Saturday, February 09, 2002

PENTHOUSE (1933)

Leonard Maltin gives this one three and a half stars and calls it a neglected gem. I didn't feel quite so positively toward it, but it is a must for Myrna Loy fans. The set-up is presented at unnecessary length and in a rather convoluted manner. Suffice to say that Warner Baxter is a rich and famous lawyer who has just gotten gangster Nat Pendleton off on a murder charge. We're to believe that Pendleton was indeed innocent, but that he nevertheless has a history of crime in his past. But he's sort of a low-level gangster with a heart of gold and he's so grateful to Baxter that he assigns bodyguards to him night and day, just for the heck of it. Because Baxter won't promise not to represent such shady characters in the future, his law firm fires him and his fiancee dumps him all in the same day.

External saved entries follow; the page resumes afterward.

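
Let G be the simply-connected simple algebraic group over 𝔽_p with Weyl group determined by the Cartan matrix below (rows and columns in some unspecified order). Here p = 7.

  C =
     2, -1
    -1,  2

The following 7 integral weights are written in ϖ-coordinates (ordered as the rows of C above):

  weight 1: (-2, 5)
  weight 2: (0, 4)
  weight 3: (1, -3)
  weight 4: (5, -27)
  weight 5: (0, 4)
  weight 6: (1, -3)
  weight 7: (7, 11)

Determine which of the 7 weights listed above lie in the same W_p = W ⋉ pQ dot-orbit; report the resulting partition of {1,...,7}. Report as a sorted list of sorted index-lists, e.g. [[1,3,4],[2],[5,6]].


Cartan matrix: type A_2 (|W|=6); un-permuting the 2 rows.

Each λ_j+ρ reduced to Ā_7; 2-tuples below use C's row order:

    λ_1+ρ ↦ (1, 5)
    λ_2+ρ ↦ (1, 5)
    λ_3+ρ ↦ (0, 2)
    λ_4+ρ ↦ (1, 5)
    λ_5+ρ ↦ (1, 5)
    λ_6+ρ ↦ (0, 2)
    λ_7+ρ ↦ (1, 5)

2 distinct reps among the 7 weights ⇒ 2 W_7-linkage classes:

[[1, 2, 4, 5, 7], [3, 6]]


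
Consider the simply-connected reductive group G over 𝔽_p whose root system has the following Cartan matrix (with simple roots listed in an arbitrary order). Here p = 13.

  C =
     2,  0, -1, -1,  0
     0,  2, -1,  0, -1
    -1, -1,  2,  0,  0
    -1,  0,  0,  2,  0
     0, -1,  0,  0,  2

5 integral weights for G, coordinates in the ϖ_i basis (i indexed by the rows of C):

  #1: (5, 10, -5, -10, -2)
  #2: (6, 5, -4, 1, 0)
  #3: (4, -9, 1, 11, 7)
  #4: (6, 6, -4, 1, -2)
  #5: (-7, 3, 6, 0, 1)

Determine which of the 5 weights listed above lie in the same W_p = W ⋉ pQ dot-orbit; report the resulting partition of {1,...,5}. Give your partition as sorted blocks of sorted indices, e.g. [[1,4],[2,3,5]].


Dynkin diagram of C (from the 8 off-diagonal −1 entries): A_5.

Ā_13 reps of the 5 weights (A_5, coords as presented):

  1: (4, 3, 3, 2, 1);  2: (4, 3, 3, 2, 1);  3: (1, 4, 1, 5, 2);  4: (4, 3, 3, 2, 1);  5: (1, 4, 1, 5, 2)

Linkage partition of the 5 weights (2 classes, p=13):

[[1, 2, 4], [3, 5]]


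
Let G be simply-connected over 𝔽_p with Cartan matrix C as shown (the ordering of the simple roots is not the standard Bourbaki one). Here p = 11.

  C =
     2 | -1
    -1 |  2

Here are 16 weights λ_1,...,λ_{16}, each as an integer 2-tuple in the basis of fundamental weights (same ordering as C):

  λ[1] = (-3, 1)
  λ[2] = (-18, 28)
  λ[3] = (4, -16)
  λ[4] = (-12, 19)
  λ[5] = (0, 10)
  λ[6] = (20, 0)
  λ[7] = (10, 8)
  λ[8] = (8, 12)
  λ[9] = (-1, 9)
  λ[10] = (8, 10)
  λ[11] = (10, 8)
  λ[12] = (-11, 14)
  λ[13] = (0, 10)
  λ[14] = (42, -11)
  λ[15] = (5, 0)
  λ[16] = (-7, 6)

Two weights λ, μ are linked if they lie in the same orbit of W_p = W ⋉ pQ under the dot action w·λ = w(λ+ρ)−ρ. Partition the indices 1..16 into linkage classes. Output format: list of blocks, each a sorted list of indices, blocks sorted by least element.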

Then things get complicated. Basically, his ex-girlfriend's new boyfriend (Phillips Holmes) is accused of the murder of *his* ex-girlfriend (Mae Clarke). We see the events leading up to the murder, on a penthouse balcony during a big party, and eventually we discover that the boyfriend has been set up by a big-time gangster (C. Henry Gordon). Baxter's ex begs him to defend the boyfriend. In the course of things, Baxter is set up with call girl Myrna Loy; they take a shine to each other and she helps him get the goods on Gordon.

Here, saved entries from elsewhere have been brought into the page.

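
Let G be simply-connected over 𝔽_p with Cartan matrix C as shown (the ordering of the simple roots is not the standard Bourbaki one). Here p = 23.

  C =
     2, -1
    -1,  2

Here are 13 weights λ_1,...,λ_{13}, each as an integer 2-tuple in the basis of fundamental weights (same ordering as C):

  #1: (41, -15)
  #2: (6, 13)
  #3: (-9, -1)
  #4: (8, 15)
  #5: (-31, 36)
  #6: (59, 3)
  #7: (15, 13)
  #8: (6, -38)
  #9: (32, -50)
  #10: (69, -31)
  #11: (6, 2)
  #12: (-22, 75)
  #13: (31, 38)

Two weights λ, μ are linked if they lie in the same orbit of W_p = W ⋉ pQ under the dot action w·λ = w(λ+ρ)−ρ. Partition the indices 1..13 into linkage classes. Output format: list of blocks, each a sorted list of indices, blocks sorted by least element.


Root system A_2: the 2×2 matrix C matches after relabeling.

W_23-reps of the 13 weights in Ā_23 (same 2-coord order as C):

  λ_1+ρ ↦ (4, 5)
  λ_2+ρ ↦ (7, 14)
  λ_3+ρ ↦ (0, 8)
  λ_4+ρ ↦ (7, 14)
  λ_5+ρ ↦ (9, 7)
  λ_6+ρ ↦ (4, 5)
  λ_7+ρ ↦ (9, 7)
  λ_8+ρ ↦ (9, 7)
  λ_9+ρ ↦ (7, 3)
  λ_10+ρ ↦ (16, 6)
  λ_11+ρ ↦ (7, 3)
  λ_12+ρ ↦ (7, 14)
  λ_13+ρ ↦ (7, 14)

Linkage partition of the 13 weights (6 classes, p=23):

[[1, 6], [2, 4, 12, 13], [3], [5, 7, 8], [9, 11], [10]]


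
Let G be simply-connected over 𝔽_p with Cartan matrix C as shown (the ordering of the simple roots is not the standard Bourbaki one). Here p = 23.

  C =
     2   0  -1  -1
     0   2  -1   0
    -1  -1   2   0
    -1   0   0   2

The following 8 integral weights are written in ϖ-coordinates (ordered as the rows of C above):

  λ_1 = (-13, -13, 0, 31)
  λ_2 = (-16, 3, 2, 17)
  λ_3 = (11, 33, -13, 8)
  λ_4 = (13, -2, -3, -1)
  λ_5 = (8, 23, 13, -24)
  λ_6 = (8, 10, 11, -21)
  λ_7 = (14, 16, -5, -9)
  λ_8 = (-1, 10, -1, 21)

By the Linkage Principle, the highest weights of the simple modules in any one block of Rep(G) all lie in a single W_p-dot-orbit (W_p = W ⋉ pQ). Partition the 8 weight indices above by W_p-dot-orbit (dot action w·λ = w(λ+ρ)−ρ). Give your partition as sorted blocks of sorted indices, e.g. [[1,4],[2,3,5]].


Cartan matrix: type A_4 (|W|=120); un-permuting the 4 rows.

Alcove-folded reps (p=23, 8 weights, presented ϖ-order):

  λ_1 → (11, 2, 1, 0) · λ_2 → (3, 8, 4, 3) · λ_3 → (11, 2, 1, 0) · λ_4 → (11, 2, 1, 0) · λ_5 → (0, 1, 0, 14) · λ_6 → (11, 2, 1, 0) · λ_7 → (3, 8, 4, 3) · λ_8 → (0, 1, 0, 12)

These 8 weights hit 4 W_23-dot-orbits; sizes (4, 2, 1, 1):

[[1, 3, 4, 6], [2, 7], [5], [8]]


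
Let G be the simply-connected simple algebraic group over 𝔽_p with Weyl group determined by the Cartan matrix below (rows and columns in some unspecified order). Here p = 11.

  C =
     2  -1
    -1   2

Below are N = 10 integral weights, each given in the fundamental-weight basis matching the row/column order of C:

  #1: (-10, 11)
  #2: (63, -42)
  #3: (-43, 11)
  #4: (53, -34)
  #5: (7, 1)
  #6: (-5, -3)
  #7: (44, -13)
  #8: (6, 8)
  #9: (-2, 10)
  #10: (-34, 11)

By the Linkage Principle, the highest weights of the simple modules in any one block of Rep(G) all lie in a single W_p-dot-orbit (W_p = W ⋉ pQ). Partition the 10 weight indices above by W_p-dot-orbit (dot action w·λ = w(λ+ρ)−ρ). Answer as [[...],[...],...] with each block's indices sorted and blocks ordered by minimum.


Cartan matrix: type A_2 (|W|=6); un-permuting the 2 rows.

Alcove-folded reps (p=11, 10 weights, presented ϖ-order):

    λ_1+ρ ↦ (8, 2)
    λ_2+ρ ↦ (8, 2)
    λ_3+ρ ↦ (8, 2)
    λ_4+ρ ↦ (1, 10)
    λ_5+ρ ↦ (8, 2)
    λ_6+ρ ↦ (2, 4)
    λ_7+ρ ↦ (1, 10)
    λ_8+ρ ↦ (2, 4)
    λ_9+ρ ↦ (1, 10)
    λ_10+ρ ↦ (1, 10)

Partition of {1..10} into 3 W_11-dot-orbits:

[[1, 2, 3, 5], [4, 7, 9, 10], [6, 8]]


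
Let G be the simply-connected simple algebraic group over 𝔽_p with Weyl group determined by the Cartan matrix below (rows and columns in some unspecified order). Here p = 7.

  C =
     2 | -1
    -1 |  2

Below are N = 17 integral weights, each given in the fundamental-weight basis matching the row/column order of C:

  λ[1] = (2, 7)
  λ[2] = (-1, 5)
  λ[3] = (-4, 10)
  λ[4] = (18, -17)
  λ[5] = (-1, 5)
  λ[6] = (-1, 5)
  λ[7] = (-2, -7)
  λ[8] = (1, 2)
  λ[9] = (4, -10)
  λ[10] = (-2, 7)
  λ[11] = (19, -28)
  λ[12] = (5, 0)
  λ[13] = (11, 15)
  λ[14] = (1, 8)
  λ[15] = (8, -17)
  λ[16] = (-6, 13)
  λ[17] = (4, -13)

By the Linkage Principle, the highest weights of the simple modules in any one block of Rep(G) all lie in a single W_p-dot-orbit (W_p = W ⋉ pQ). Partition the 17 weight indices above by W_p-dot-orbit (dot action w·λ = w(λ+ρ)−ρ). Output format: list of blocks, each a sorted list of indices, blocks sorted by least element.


C ↔ A_2 under row/col permutation; |W(A_2)| = 6.

Folding the 17 weights λ_j+ρ into Ā_7 (reps in the given 2-coord order):

    [1] (1, 3)
    [2] (0, 6)
    [3] (1, 3)
    [4] (2, 3)
    [5] (0, 6)
    [6] (0, 6)
    [7] (6, 1)
    [8] (2, 3)
    [9] (2, 3)
    [10] (0, 6)
    [11] (6, 1)
    [12] (6, 1)
    [13] (2, 0)
    [14] (2, 3)
    [15] (0, 2)
    [16] (2, 0)
    [17] (2, 0)

Partition of {1..17} into 6 W_7-dot-orbits:

[[1, 3], [2, 5, 6, 10], [4, 8, 9, 14], [7, 11, 12], [13, 16, 17], [15]]


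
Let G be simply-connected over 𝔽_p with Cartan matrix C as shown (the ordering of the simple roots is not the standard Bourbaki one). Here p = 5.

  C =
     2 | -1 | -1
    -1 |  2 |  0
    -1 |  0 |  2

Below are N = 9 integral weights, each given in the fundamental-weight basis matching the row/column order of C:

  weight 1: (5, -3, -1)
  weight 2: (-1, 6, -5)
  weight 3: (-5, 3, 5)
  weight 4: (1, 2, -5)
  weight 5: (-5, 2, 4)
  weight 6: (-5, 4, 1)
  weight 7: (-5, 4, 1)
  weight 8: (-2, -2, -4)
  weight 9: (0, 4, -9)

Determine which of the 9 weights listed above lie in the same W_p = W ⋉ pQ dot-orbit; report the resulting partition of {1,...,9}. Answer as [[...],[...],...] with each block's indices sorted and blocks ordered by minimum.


Type A_3, rank 3, |W|=24; reorder rows/cols to standard.

Folding the 9 weights λ_j+ρ into Ā_5 (reps in the given 3-coord order):

  λ_1+ρ ↦ (3, 1, 1);  λ_2+ρ ↦ (2, 1, 2);  λ_3+ρ ↦ (3, 1, 1);  λ_4+ρ ↦ (2, 1, 2);  λ_5+ρ ↦ (3, 1, 1);  λ_6+ρ ↦ (2, 1, 2);  λ_7+ρ ↦ (2, 1, 2);  λ_8+ρ ↦ (1, 3, 1);  λ_9+ρ ↦ (2, 1, 2)

Linkage partition of the 9 weights (3 classes, p=5):

[[1, 3, 5], [2, 4, 6, 7, 9], [8]]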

The movie is described in film guides as a comedy and is sometimes compared to THE THIN MAN, but don't you believe it. Despite the murder and mayhem, the proceedings do remain light, but it's really stretching it to call it a comedy. It gets rather bogged down in the middle; Loy is the reason I stuck with it. Pendleton is good and so is Charles Butterworth as Baxter's butler; both provide nice moments of comic relief. At 90 minutes, it feels a bit too long.